METHODS: This study used machine learning (ML) algorithms to build prediction models using ICC data on 1,751 patients from the SEER (Surveillance, Epidemiology, and End Results) database and 58 hospital cases. The models\' performances were compared using receiver operating characteristic curve analysis, C-index, and Brier scores.
RESULTS: A total of eight variables were used to construct the ML models. Our analysis identified the random survival forest model as the best for prognostic prediction.

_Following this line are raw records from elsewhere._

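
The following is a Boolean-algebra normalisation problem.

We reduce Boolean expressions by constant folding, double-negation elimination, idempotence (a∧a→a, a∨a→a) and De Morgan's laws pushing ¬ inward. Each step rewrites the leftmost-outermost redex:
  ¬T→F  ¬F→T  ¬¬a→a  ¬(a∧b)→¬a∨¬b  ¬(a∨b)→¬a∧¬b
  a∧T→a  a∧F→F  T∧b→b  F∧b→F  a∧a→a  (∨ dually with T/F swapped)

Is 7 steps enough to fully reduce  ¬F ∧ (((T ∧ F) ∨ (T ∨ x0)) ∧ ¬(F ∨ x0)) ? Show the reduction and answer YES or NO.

  start: ¬F ∧ (((T ∧ F) ∨ (T ∨ x0)) ∧ ¬(F ∨ x0))
  →1  T ∧ (((T ∧ F) ∨ (T ∨ x0)) ∧ ¬(F ∨ x0))
  →2  ((T ∧ F) ∨ (T ∨ x0)) ∧ ¬(F ∨ x0)
  →3  (F ∨ (T ∨ x0)) ∧ ¬(F ∨ x0)
  →4  (T ∨ x0) ∧ ¬(F ∨ x0)
  →5  T ∧ ¬(F ∨ x0)
  →6  ¬(F ∨ x0)
  →7  ¬F ∧ ¬x0

Answer: NO — after 7 steps the term is ¬F ∧ ¬x0, not yet normal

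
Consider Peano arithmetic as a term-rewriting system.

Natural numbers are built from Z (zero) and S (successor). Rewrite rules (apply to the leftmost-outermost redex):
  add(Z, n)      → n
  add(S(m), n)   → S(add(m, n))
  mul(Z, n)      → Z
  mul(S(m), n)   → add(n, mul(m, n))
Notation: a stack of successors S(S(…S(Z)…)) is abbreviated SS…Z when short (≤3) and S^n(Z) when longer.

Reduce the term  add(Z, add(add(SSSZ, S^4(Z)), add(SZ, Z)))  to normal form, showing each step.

Answer: normal form = S^8(Z)  (in 15 steps)

Reduction:
  start: add(Z, add(add(SSSZ, S^4(Z)), add(SZ, Z)))
  →1  add(add(SSSZ, S^4(Z)), add(SZ, Z))
  →2  add(S(add(SSZ, S^4(Z))), add(SZ, Z))
  →3  S(add(add(SSZ, S^4(Z)), add(SZ, Z)))
  →4  S(add(S(add(SZ, S^4(Z))), add(SZ, Z)))
  →5  S(S(add(add(SZ, S^4(Z)), add(SZ, Z))))
  →6  S(S(add(S(add(Z, S^4(Z))), add(SZ, Z))))
  →7  S(S(S(add(add(Z, S^4(Z)), add(SZ, Z)))))
  →8  S(S(S(add(S^4(Z), add(SZ, Z)))))
  →9  S(S(S(S(add(SSSZ, add(SZ, Z))))))
  →10  S(S(S(S(S(add(SSZ, add(SZ, Z)))))))
  →11  S(S(S(S(S(S(add(SZ, add(SZ, Z))))))))
  →12  S(S(S(S(S(S(S(add(Z, add(SZ, Z)))))))))
  →13  S(S(S(S(S(S(S(add(SZ, Z))))))))
  →14  S(S(S(S(S(S(S(S(add(Z, Z)))))))))
  →15  S^8(Z)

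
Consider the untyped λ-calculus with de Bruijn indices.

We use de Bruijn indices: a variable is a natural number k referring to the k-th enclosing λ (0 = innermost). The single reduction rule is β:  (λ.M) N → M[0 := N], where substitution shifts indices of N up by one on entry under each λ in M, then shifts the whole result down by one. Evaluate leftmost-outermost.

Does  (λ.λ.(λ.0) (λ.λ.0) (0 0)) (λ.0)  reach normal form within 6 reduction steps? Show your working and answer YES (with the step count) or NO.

  start: (λ.λ.(λ.0) (λ.λ.0) (0 0)) (λ.0)
  →1  λ.(λ.0) (λ.λ.0) (0 0)
  →2  λ.(λ.λ.0) (0 0)
  →3  λ.λ.0

Answer: YES — reaches normal form λ.λ.0 in 3 ≤ 6 steps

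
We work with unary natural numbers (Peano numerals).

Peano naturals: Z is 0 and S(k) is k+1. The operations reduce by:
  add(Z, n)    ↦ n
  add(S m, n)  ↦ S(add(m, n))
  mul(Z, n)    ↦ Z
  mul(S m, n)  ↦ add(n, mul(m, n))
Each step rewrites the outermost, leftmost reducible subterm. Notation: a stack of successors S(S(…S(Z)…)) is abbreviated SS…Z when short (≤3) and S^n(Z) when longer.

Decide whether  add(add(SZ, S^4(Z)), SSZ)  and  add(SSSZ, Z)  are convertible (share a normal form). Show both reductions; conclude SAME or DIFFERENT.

Answer: DIFFERENT — A ⇓ S^7(Z), B ⇓ SSSZ

Working:
Term A:
  start: add(add(SZ, S^4(Z)), SSZ)
  step 1: add(S(add(Z, S^4(Z))), SSZ)
  step 2: S(add(add(Z, S^4(Z)), SSZ))
  step 3: S(add(S^4(Z), SSZ))
  step 4: S(S(add(SSSZ, SSZ)))
  step 5: S(S(S(add(SSZ, SSZ))))
  step 6: S(S(S(S(add(SZ, SSZ)))))
  step 7: S(S(S(S(S(add(Z, SSZ))))))
  step 8: S^7(Z)

Term B:
  start: add(SSSZ, Z)
  step 1: S(add(SSZ, Z))
  step 2: S(S(add(SZ, Z)))
  step 3: S(S(S(add(Z, Z))))
  step 4: SSSZ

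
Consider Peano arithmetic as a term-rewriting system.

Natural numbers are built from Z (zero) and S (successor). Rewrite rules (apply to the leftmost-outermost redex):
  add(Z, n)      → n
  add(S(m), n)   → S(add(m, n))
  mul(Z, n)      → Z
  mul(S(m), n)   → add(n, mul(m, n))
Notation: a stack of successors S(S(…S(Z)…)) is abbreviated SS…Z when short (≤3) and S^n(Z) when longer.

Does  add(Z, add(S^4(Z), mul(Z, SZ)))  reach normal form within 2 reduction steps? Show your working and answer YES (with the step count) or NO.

  start: add(Z, add(S^4(Z), mul(Z, SZ)))
  →1  add(S^4(Z), mul(Z, SZ))
  →2  S(add(SSSZ, mul(Z, SZ)))

Answer: NO — after 2 steps the term is S(add(SSSZ, mul(Z, SZ))), not yet normal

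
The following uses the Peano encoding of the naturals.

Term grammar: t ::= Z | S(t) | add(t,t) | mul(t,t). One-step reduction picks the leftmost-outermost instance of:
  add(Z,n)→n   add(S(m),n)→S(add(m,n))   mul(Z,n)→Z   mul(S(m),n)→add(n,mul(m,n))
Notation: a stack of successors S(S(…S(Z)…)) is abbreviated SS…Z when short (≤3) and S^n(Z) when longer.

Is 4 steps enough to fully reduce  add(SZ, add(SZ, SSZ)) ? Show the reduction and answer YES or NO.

Answer: YES — reaches normal form S^4(Z) in 4 ≤ 4 steps

Derivation:
  start: add(SZ, add(SZ, SSZ))
  step 1: S(add(Z, add(SZ, SSZ)))
  step 2: S(add(SZ, SSZ))
  step 3: S(S(add(Z, SSZ)))
  step 4: S^4(Z)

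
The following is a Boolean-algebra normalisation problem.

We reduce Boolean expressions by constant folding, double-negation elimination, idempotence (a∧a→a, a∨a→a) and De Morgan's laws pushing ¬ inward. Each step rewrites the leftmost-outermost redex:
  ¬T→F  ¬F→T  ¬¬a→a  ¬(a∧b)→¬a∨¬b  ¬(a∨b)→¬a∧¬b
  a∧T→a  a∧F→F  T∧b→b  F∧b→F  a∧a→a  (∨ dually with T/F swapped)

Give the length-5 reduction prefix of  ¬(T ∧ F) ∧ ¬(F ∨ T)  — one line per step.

Answer: after 5 steps: ¬(F ∨ T)

Reduction:
  start: ¬(T ∧ F) ∧ ¬(F ∨ T)
  step 1: (¬T ∨ ¬F) ∧ ¬(F ∨ T)
  step 2: (F ∨ ¬F) ∧ ¬(F ∨ T)
  step 3: ¬F ∧ ¬(F ∨ T)
  step 4: T ∧ ¬(F ∨ T)
  step 5: ¬(F ∨ T)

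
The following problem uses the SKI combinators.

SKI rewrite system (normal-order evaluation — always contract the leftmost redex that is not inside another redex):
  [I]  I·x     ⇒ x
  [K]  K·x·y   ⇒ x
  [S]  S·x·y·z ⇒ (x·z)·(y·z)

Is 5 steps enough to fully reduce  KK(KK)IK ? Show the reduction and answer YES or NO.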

In the training cohort, its C-index, Brier score, and Area Under the Curve values were 0.76, 0.124, and 0.882, respectively, and it also performed well in the test cohort. Kaplan-Meier survival analysis revealed that the model could effectively determine patient prognosis.
CONCLUSIONS: To our knowledge, this is the first study to develop ML prognostic models for ICC in the high-incidence age group. Of the ML models, the random survival forest model was best at prognosis prediction.

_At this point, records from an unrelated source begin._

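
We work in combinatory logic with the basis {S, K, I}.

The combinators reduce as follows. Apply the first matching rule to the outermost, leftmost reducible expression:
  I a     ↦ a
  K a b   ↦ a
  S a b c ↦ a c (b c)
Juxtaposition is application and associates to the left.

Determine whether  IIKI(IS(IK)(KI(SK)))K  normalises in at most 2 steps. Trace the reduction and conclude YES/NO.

  start: IIKI(IS(IK)(KI(SK)))K
  step 1: IKI(IS(IK)(KI(SK)))K
  step 2: KI(IS(IK)(KI(SK)))K

Answer: NO — after 2 steps the term is KI(IS(IK)(KI(SK)))K, not yet normal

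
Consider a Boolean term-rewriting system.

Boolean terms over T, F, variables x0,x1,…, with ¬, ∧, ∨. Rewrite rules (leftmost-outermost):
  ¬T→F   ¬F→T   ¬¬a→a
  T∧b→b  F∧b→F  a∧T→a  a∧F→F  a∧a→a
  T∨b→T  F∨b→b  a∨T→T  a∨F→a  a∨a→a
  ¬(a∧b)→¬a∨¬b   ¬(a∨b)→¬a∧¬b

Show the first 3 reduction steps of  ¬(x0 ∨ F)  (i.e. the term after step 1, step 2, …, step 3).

Answer: after 3 steps: ¬x0

Working:
  start: ¬(x0 ∨ F)
  step 1: ¬x0 ∧ ¬F
  step 2: ¬x0 ∧ T
  step 3: ¬x0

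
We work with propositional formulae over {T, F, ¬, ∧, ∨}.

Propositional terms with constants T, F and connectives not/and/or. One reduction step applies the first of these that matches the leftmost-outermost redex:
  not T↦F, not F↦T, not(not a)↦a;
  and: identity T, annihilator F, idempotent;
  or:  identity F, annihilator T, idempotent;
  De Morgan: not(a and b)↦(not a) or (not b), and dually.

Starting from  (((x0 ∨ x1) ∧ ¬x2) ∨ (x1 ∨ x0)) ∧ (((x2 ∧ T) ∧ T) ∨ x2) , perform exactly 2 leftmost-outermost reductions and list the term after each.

  start: (((x0 ∨ x1) ∧ ¬x2) ∨ (x1 ∨ x0)) ∧ (((x2 ∧ T) ∧ T) ∨ x2)
  [1] (((x0 ∨ x1) ∧ ¬x2) ∨ (x1 ∨ x0)) ∧ ((x2 ∧ T) ∨ x2)
  [2] (((x0 ∨ x1) ∧ ¬x2) ∨ (x1 ∨ x0)) ∧ (x2 ∨ x2)

Answer: after 2 steps: (((x0 ∨ x1) ∧ ¬x2) ∨ (x1 ∨ x0)) ∧ (x2 ∨ x2)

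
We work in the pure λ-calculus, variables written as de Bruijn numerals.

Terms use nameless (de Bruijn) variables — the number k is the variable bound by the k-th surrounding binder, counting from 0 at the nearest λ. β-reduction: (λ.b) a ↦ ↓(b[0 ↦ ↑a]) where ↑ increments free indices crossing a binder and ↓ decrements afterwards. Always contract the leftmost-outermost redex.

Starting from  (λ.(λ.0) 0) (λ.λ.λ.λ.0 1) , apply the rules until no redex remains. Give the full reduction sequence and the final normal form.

Answer: normal form = λ.λ.λ.λ.0 1  (in 2 steps)

Reduction:
  start: (λ.(λ.0) 0) (λ.λ.λ.λ.0 1)
  step 1: (λ.0) (λ.λ.λ.λ.0 1)
  step 2: λ.λ.λ.λ.0 1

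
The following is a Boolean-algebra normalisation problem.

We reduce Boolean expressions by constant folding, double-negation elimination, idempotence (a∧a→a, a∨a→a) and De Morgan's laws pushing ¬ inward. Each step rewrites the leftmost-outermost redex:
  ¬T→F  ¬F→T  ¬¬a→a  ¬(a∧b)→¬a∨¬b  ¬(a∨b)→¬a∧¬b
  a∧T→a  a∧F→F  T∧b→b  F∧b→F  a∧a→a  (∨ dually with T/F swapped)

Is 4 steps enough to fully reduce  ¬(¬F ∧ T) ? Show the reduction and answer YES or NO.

  start: ¬(¬F ∧ T)
  step 1: ¬¬F ∨ ¬T
  step 2: F ∨ ¬T
  step 3: ¬T
  step 4: F

Answer: YES — reaches normal form F in 4 ≤ 4 steps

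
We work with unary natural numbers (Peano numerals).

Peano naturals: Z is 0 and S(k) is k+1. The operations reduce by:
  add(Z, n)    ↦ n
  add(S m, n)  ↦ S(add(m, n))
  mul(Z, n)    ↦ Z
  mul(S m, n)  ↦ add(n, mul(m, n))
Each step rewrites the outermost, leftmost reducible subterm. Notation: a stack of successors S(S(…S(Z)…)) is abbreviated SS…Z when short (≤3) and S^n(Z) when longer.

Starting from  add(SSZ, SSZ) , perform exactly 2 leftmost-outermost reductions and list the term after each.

Answer: after 2 steps: S(S(add(Z, SSZ)))

Reduction:
  start: add(SSZ, SSZ)
  →1  S(add(SZ, SSZ))
  →2  S(S(add(Z, SSZ)))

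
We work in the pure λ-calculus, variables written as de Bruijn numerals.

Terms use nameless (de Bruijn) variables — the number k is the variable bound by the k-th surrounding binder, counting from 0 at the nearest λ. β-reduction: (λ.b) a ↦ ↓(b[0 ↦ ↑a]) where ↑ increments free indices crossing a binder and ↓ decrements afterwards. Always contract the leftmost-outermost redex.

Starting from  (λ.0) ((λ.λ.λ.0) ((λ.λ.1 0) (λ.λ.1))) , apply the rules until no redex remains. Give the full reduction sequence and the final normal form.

  start: (λ.0) ((λ.λ.λ.0) ((λ.λ.1 0) (λ.λ.1)))
  step 1: (λ.λ.λ.0) ((λ.λ.1 0) (λ.λ.1))
  step 2: λ.λ.0

Answer: normal form = λ.λ.0  (in 2 steps)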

方法:本研究使用机器学习(ML)算法,使用来自SEER的1,751名患者的ICC数据建立预测模型(监测,流行病学,和最终结果)数据库和58例医院病例。使用接收器工作特性曲线分析比较了模型的性能,C指数,和Brier得分.
结果:总共8个变量用于构建ML模型。我们的分析确定了随机生存森林模型是预后预测的最佳方法。在训练组中,其C指数,Brier得分,和曲线下面积值分别为0.76、0.124和0.882,它在测试队列中也表现良好。Kaplan-Meier生存分析显示该模型能有效判断患者预后。
结论:据我们所知,这是首个在高发病率年龄组中建立ICCML预后模型的研究.在ML模型中,随机生存森林模型预测预后效果最好。